“Hell on earth”: Civilians recount Russia’s deadly Dnipro strike
When air-raid sirens rang out over Ukraine’s southeastern city of Dnipro on a Saturday afternoon in mid-January, many continued with their daily tasks. Almost everyone, nearly a year after Russia launched its invasion, had grown accustomed to hearing the high-pitched battle warnings.
Then the Russian missile struck.
The strike, which tore through a towering nine-story Soviet-era apartment block that previously housed around 1.100 people, killed at least 46 people, including six children, and left 80 injured.
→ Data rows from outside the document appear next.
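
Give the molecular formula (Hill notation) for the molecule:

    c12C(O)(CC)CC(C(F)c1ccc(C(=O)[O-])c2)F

C13H13F2O3-

Heavy atoms from the SMILES: 13 C, 2 F, 3 O.
Implicit hydrogens by atom environment:
  3 × C (aromatic): 1 H each → 3
  3 × C (aromatic): no H
  2 × C: 2 H each → 4
  2 × C: 1 H each → 2
  2 × C: no H
  2 × F: no H
  1 × C: 3 H
  1 × O: 1 H
  1 × O: no H
  1 × O (charge -1): no H
  Total hydrogens = 13.
Net charge -1.
Molecular formula: C13H13F2O3-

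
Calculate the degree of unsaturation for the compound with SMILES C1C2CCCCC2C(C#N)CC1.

4

Molecular formula from the SMILES: C11H17N.
DoU = (2C + 2 + N − H − X)/2 = (2·11 + 2 + 1 − 17 − 0)/2 = 8/2 = 4.
(Structurally: 2 ring(s) + 2 π bond(s) = 4.)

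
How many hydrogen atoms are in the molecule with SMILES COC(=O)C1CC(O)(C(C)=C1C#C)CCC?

18

Hydrogens are implicit in SMILES; fill each atom to its normal valence:
  5 × C: no H
  3 × C: 3 H each → 9
  3 × C: 2 H each → 6
  2 × C: 1 H each → 2
  2 × O: no H
  1 × O: 1 H
  Total hydrogens = 18.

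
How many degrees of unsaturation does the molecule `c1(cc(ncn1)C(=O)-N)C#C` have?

7

Molecular formula from the SMILES: C7H5N3O.
DoU = (2C + 2 + N − H − X)/2 = (2·7 + 2 + 3 − 5 − 0)/2 = 14/2 = 7.
(Structurally: 1 ring(s) + 6 π bond(s) = 7.)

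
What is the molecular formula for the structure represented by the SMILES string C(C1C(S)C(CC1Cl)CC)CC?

Heavy atoms from the SMILES: 10 C, 1 Cl, 1 S.
Implicit hydrogens by atom environment:
  4 × C: 2 H each → 8
  4 × C: 1 H each → 4
  2 × C: 3 H each → 6
  1 × Cl: no H
  1 × S: 1 H
  Total hydrogens = 19.
Molecular formula: C10H19ClS

C10H19ClS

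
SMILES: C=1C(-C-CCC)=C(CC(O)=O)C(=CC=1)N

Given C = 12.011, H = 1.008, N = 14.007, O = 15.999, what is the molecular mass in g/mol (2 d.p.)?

207.27

Molecular formula: C12H17NO2.
M = 12×12.011 + 17×1.008 + 1×14.007 + 2×15.999 = 207.27 g/mol.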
It was one of the deadliest attacks on civilians in months.
“The explosion was so powerful that we all fell to the ground,” Yuriy Vasetsky, a martial arts coach from Dnipro who was near the scene when the missile struck the residential building, told Context.ro. “Debris was flying in all directions … I have never heard such a powerful sound.”
Amid the chaos and horror surrounding the apartment block, Vasetsky realised that a young boy named Rostislav, whom he used to train before the war, was trapped inside the stricken building, next to which parked cars “began to explode,” he said.
“I started shouting, calling him … but he couldn’t answer me because of the dust, the cement, and the rocket fuel was choking his throat,” he said, adding that the entrance to the boy’s apartment, as well as the elevator to his second floor, had been blown out in the explosion.
Eventually, Vasetsky managed to locate his former student, who was not badly hurt in the strike and dragged him to safety outside the block. By then, emergency services had already arrived at the scene to tend to those wounded in the attack.
“A horror movie is nothing compared to what we saw,” Vasetsky added. “This is not a war, but a real genocide of the Ukrainian people.”
His anger and sentiment was shared by Ukrainian President Volodymyr Zelenskyy, who reacted to the strike by saying that “all Russian murderers, everyone who gives and executes orders on missile terror against our people,” must face legal repucusions and be punished.
Dnipro City Council said that emergency service crews cleared about 9 metric tons of debris during the search and rescue mission, and that 400 people lost their homes in the attack.
Ukrainian officials also said that the missile – which is designed to destroy aircraft carriers at sea – contravened international law and thus constitutes a war crime. The grim incident is one of many alledged crimes against civilians charged against Moscow since it launched its brutal war.
Computer programmer Vsevolod, who did provide a surname for security reasons, was lounging on his sofa in a building adjacent to the Dnipro apartment block, when the missile struck. He describes the impact as “like a million bombs hitting the city at the same time.”
“Surprisingly, I had no fear or anxiety. I just felt like I needed to do something,” he said. “Without thinking I immediately packed a backpack and threw medical supplies into it – a tourniquet and (some) bandages.”
When Vsevolod ran outside, he saw a large column of smoke rising, curling among the debris, the horror. Across the road from the explosion, he spotted a woman sprawled out on a grass verge “in a pool of blood,” screaming. He went over to help her.
“I saw that she already had a tourniquet and that numbers were written on her cheek,” he said, explaining that the number represents the time of application.
But the lasting image, he says, one that will stick with after the carnage of war, was the solidarity and people’s desire to help.
Kseniya Bashibular, a professional singer and volunteer who has been helping deliver humanitarian aid to Ukraine’s Kherson region, says that when she heard about the strike she knew that her home where her mother still lived had been hit.
Bashibular, whose mother survived the missile strike, describes the scene as a “hell on earth,” marked by people screaming, crying.
“There are no surviving apartments left in our part of the building. It knocked out all the windows,” she said,“later I found fragments of the rocket in my belongings.”
But she vowed to fight on in the face of Russia’s aggression. “I have no fear,” she said, “I am doing what is in my power now to bring our victory closer.”